We started with the ‘watch’ command, where you waft the treat in front of your dogs nose & then hold it up by your eyes. The idea is that it trains your dog to make eye contact with you, which is really useful for getting their attention on walks etc. By this point, Poppy was barking a lot so Sheila brought out the clicker. Every time Poppy does something right in training, I click the clicker & give her a treat. That way, she knows she’s getting the treat because she’s done something right, rather than for barking.

Then we moved on to sit (which Poppy can already do at the drop of a hat), down (argh!) and stand (done!). So I got Poppy to sit, then to get her to lie down, I had to hold the treat in front of her nose, move it down to the ground slowly, then pull it out along the floor. Well. Poppy doesn’t like doing this. She only goes about halfway before giving up and licking the treat so much it turns to mush! It’s really difficult for her, not quite sure why, but we’re working on it.

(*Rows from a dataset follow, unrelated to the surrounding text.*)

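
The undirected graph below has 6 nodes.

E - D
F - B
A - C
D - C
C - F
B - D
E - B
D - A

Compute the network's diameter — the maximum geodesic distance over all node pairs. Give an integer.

Eccentricity of each node (its greatest distance to any other): A:2, B:2, C:2, D:2, E:2, F:2.
The maximum eccentricity is 2, realized for instance by the pair C–B via C – F – B. So the diameter is 2.

2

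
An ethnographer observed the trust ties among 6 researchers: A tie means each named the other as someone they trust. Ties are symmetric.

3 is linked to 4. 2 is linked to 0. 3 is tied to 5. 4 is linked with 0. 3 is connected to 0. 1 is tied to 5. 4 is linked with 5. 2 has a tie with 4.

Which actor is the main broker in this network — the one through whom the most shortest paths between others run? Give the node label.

5

Unnormalized betweenness of each node: 0:1/2, 1:0, 2:0, 3:1, 4:7/2, 5:4.
5 has the largest value, 4, making it the main broker — the node through which the most shortest paths run.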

Before long, everyone was using their clickers & calling their dogs. Poppy was really hyped up so wouldn’t pay attention to anyone! And I ran out of treats as I’d been using them to try and calm her down when she ignored the hoof. We might have to train her to bark on command so that we can train her to be quiet. Simple eh?!

By the end of the class, Poppy & I were exhausted! We’re going to try & wear her out a bit more before next weeks class, as well as taking twice as many treats. And cheese. Poppy will do almost anything for treats, except lie down!